SD&G – If you own agricultural or rural designated land in SD&G, a shock may be coming down the pike from the Ontario government you may not even be told about.

The United Counties spent resources this year updating its Official Plan (OP) – the resource document for all land use in Stormont-Dundas-Glengarry. It held a half dozen public meetings, two official public meetings at council and specialized local meetings with local Federations of Agriculture.

But now, SD&G Manager of Planning, Alison McDonald, told council this morning (Monday) the province had told them during “informal conversations” that is has “significant changes” of its own in store for rural and agricultural land designations in the county.

Adding to the confusion and concern – the province hasn’t provided the county with a list of affected properties, McDonald added.

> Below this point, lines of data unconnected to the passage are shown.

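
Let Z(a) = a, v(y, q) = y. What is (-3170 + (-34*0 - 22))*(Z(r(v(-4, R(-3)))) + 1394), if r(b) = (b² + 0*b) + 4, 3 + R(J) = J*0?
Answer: -4513488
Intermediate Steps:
R(J) = -3 (R(J) = -3 + J*0 = -3 + 0 = -3)
r(b) = 4 + b² (r(b) = (b² + 0) + 4 = b² + 4 = 4 + b²)
(-3170 + (-34*0 - 22))*(Z(r(v(-4, R(-3)))) + 1394) = (-3170 + (-34*0 - 22))*((4 + (-4)²) + 1394) = (-3170 + (0 - 22))*((4 + 16) + 1394) = (-3170 - 22)*(20 + 1394) = -3192*1414 = -4513488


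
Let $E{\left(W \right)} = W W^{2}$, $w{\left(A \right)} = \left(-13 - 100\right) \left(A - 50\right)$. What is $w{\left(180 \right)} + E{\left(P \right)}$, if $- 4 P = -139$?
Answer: $\frac{1745459}{64} \approx 27273.0$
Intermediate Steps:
$P = \frac{139}{4}$ ($P = \left(- \frac{1}{4}\right) \left(-139\right) = \frac{139}{4} \approx 34.75$)
$w{\left(A \right)} = 5650 - 113 A$ ($w{\left(A \right)} = - 113 \left(-50 + A\right) = 5650 - 113 A$)
$E{\left(W \right)} = W^{3}$
$w{\left(180 \right)} + E{\left(P \right)} = \left(5650 - 20340\right) + \left(\frac{139}{4}\right)^{3} = \left(5650 - 20340\right) + \frac{2685619}{64} = -14690 + \frac{2685619}{64} = \frac{1745459}{64}$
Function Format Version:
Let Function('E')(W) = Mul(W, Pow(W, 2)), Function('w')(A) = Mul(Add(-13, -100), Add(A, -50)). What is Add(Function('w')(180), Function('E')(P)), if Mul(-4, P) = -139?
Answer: Rational(1745459, 64) ≈ 27273.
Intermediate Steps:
P = Rational(139, 4) (P = Mul(Rational(-1, 4), -139) = Rational(139, 4) ≈ 34.750)
Function('w')(A) = Add(5650, Mul(-113, A)) (Function('w')(A) = Mul(-113, Add(-50, A)) = Add(5650, Mul(-113, A)))
Function('E')(W) = Pow(W, 3)
Add(Function('w')(180), Function('E')(P)) = Add(Add(5650, Mul(-113, 180)), Pow(Rational(139, 4), 3)) = Add(Add(5650, -20340), Rational(2685619, 64)) = Add(-14690, Rational(2685619, 64)) = Rational(1745459, 64)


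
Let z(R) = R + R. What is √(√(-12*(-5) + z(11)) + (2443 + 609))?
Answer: √(3052 + √82) ≈ 55.327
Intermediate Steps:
z(R) = 2*R
√(√(-12*(-5) + z(11)) + (2443 + 609)) = √(√(-12*(-5) + 2*11) + (2443 + 609)) = √(√(60 + 22) + 3052) = √(√82 + 3052) = √(3052 + √82)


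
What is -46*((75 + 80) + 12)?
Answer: -7682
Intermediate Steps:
-46*((75 + 80) + 12) = -46*(155 + 12) = -46*167 = -7682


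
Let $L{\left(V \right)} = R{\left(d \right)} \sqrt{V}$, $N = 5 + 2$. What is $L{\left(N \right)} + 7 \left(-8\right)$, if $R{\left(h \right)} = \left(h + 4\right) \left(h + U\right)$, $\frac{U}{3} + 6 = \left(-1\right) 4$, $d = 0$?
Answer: $-56 - 120 \sqrt{7} \approx -373.49$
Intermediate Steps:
$N = 7$
$U = -30$ ($U = -18 + 3 \left(\left(-1\right) 4\right) = -18 + 3 \left(-4\right) = -18 - 12 = -30$)
$R{\left(h \right)} = \left(-30 + h\right) \left(4 + h\right)$ ($R{\left(h \right)} = \left(h + 4\right) \left(h - 30\right) = \left(4 + h\right) \left(-30 + h\right) = \left(-30 + h\right) \left(4 + h\right)$)
$L{\left(V \right)} = - 120 \sqrt{V}$ ($L{\left(V \right)} = \left(-120 + 0^{2} - 0\right) \sqrt{V} = \left(-120 + 0 + 0\right) \sqrt{V} = - 120 \sqrt{V}$)
$L{\left(N \right)} + 7 \left(-8\right) = - 120 \sqrt{7} + 7 \left(-8\right) = - 120 \sqrt{7} - 56 = -56 - 120 \sqrt{7}$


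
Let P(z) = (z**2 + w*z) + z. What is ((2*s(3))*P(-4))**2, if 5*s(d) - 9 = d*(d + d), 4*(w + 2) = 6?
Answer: 571536/25 ≈ 22861.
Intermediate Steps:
w = -1/2 (w = -2 + (1/4)*6 = -2 + 3/2 = -1/2 ≈ -0.50000)
P(z) = z**2 + z/2 (P(z) = (z**2 - z/2) + z = z**2 + z/2)
s(d) = 9/5 + 2*d**2/5 (s(d) = 9/5 + (d*(d + d))/5 = 9/5 + (d*(2*d))/5 = 9/5 + (2*d**2)/5 = 9/5 + 2*d**2/5)
((2*s(3))*P(-4))**2 = ((2*(9/5 + (2/5)*3**2))*(-4*(1/2 - 4)))**2 = ((2*(9/5 + (2/5)*9))*(-4*(-7/2)))**2 = ((2*(9/5 + 18/5))*14)**2 = ((2*(27/5))*14)**2 = ((54/5)*14)**2 = (756/5)**2 = 571536/25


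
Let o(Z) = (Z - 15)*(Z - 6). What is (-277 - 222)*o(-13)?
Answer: -265468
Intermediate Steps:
o(Z) = (-15 + Z)*(-6 + Z)
(-277 - 222)*o(-13) = (-277 - 222)*(90 + (-13)² - 21*(-13)) = -499*(90 + 169 + 273) = -499*532 = -265468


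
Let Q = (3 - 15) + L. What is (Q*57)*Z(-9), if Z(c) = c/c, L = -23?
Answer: -1995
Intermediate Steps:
Z(c) = 1
Q = -35 (Q = (3 - 15) - 23 = -12 - 23 = -35)
(Q*57)*Z(-9) = -35*57*1 = -1995*1 = -1995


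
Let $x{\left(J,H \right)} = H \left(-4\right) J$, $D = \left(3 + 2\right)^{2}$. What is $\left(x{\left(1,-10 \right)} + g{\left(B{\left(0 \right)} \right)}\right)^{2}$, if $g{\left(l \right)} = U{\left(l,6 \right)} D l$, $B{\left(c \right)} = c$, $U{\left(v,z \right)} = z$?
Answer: $1600$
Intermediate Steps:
$D = 25$ ($D = 5^{2} = 25$)
$g{\left(l \right)} = 150 l$ ($g{\left(l \right)} = 6 \cdot 25 l = 150 l$)
$x{\left(J,H \right)} = - 4 H J$
$\left(x{\left(1,-10 \right)} + g{\left(B{\left(0 \right)} \right)}\right)^{2} = \left(\left(-4\right) \left(-10\right) 1 + 150 \cdot 0\right)^{2} = \left(40 + 0\right)^{2} = 40^{2} = 1600$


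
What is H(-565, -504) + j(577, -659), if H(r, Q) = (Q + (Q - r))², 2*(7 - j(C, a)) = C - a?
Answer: 195638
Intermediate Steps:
j(C, a) = 7 + a/2 - C/2 (j(C, a) = 7 - (C - a)/2 = 7 + (a/2 - C/2) = 7 + a/2 - C/2)
H(r, Q) = (-r + 2*Q)²
H(-565, -504) + j(577, -659) = (-1*(-565) + 2*(-504))² + (7 + (½)*(-659) - ½*577) = (565 - 1008)² + (7 - 659/2 - 577/2) = (-443)² - 611 = 196249 - 611 = 195638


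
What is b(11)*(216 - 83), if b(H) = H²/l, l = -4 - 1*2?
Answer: -16093/6 ≈ -2682.2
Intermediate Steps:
l = -6 (l = -4 - 2 = -6)
b(H) = -H²/6 (b(H) = H²/(-6) = -H²/6)
b(11)*(216 - 83) = (-⅙*11²)*(216 - 83) = -⅙*121*133 = -121/6*133 = -16093/6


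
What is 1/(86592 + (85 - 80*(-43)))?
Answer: 1/90117 ≈ 1.1097e-5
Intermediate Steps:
1/(86592 + (85 - 80*(-43))) = 1/(86592 + (85 + 3440)) = 1/(86592 + 3525) = 1/90117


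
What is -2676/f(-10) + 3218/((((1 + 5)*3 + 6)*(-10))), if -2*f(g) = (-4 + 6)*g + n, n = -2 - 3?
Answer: -136493/600 ≈ -227.49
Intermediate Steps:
n = -5
f(g) = 5/2 - g (f(g) = -((-4 + 6)*g - 5)/2 = -(2*g - 5)/2 = -(-5 + 2*g)/2 = 5/2 - g)
-2676/f(-10) + 3218/((((1 + 5)*3 + 6)*(-10))) = -2676/(5/2 - 1*(-10)) + 3218/((((1 + 5)*3 + 6)*(-10))) = -2676/(5/2 + 10) + 3218/(((6*3 + 6)*(-10))) = -2676/25/2 + 3218/(((18 + 6)*(-10))) = -2676*2/25 + 3218/((24*(-10))) = -5352/25 + 3218/(-240) = -5352/25 + 3218*(-1/240) = -5352/25 - 1609/120 = -136493/600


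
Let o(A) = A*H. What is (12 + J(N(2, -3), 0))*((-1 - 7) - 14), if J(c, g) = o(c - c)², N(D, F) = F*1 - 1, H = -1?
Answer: -264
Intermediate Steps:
o(A) = -A (o(A) = A*(-1) = -A)
N(D, F) = -1 + F (N(D, F) = F - 1 = -1 + F)
J(c, g) = 0 (J(c, g) = (-(c - c))² = (-1*0)² = 0² = 0)
(12 + J(N(2, -3), 0))*((-1 - 7) - 14) = (12 + 0)*((-1 - 7) - 14) = 12*(-8 - 14) = 12*(-22) = -264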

The formal designation would, in turn, change the zoning of a property. While it wouldn’t affect municipal taxes, it would change whether people can divide or sever their property to create new lots and whether they can build additional homes on the land.

“The ministry is trying to meet their timelines under the Planning Act but, as a result of the length of their review, we’ve been left with only a week to actually review the draft decision. We’ve focused on main objections,” McDonald said.

The designations are the biggest among a half dozen major objections to the Official Plan modifications that have been kicked back to the United Counties from the province. The other major objection is the designated minimum agricultural lot size of 40 hectares (99 acres).

While the lot size wouldn’t affect places like North Dundas where the minimum is 96 acres, it would be problematic for townships like South Stormont where the minimum is 48 acres – about half the size. The type of agricultural operations are different based on areas of SD&G – South Stormont more akin to smaller farms, like goat farming, while North Dundas is larger farms and cash cropping.

The planner said the OP landed on her desk Tuesday morning (Dec. 12) and the Ministry of Municipal Affairs and Housing staff will send the final document to the minister for approval on Dec. 20. “The time is so limited…it’s unbelievable.”

“They (landowners) could appeal it if they knew about it. But the problem we identified is that they will not be notified. We can’t notify them because we also don’t know who it is. So that’s why we’ve asked the ministry to notify anyone whose properties get changed in designation or zoning and then, if they’re unhappy with that change, they could exercise their right to appeal,” she said.

“It’s crucial that they be notified of it and that’s the piece that’s missing,” McDonald said.

The province is also moving toward closing opportunities for appeals, whether they be from landowners or municipalities.

The county is already pushing back with a formal objection, which is being sent to the Ontario Municipal Affairs and Housing Ministry today (Monday).

The news could spell trouble for places like Myers Road, where a proposed split between rural and agricultural properties was taken out of the Official Plan by the county.

“We’ll get through it,” Coun. Eric Duncan told CNW. “Process always bothers me in terms of an iron fist from an upper level of government. We’ve gone through a public process…so it frustrates me when they pull out a study or don’t do a study and unilaterally rule over that,” Duncan said.

“This defeats the purpose of going through a democratic, open, public process and then at the end somebody having a trump card and playing it. I just don’t think the public gets a confidence from the process being that way. It’s not really fair, frankly,” he said.

“I’m optimistic. Maybe it won’t be as bad but the opportunity for it to be bad is what frustrates me.”

A report for today’s council meeting notes MMAH staff were invited to come to the council meeting. There was nobody there from the ministry.

SD&G has approximately 36,000 acres of agricultural land that were reviewed as part of the plan. The region has far more than that.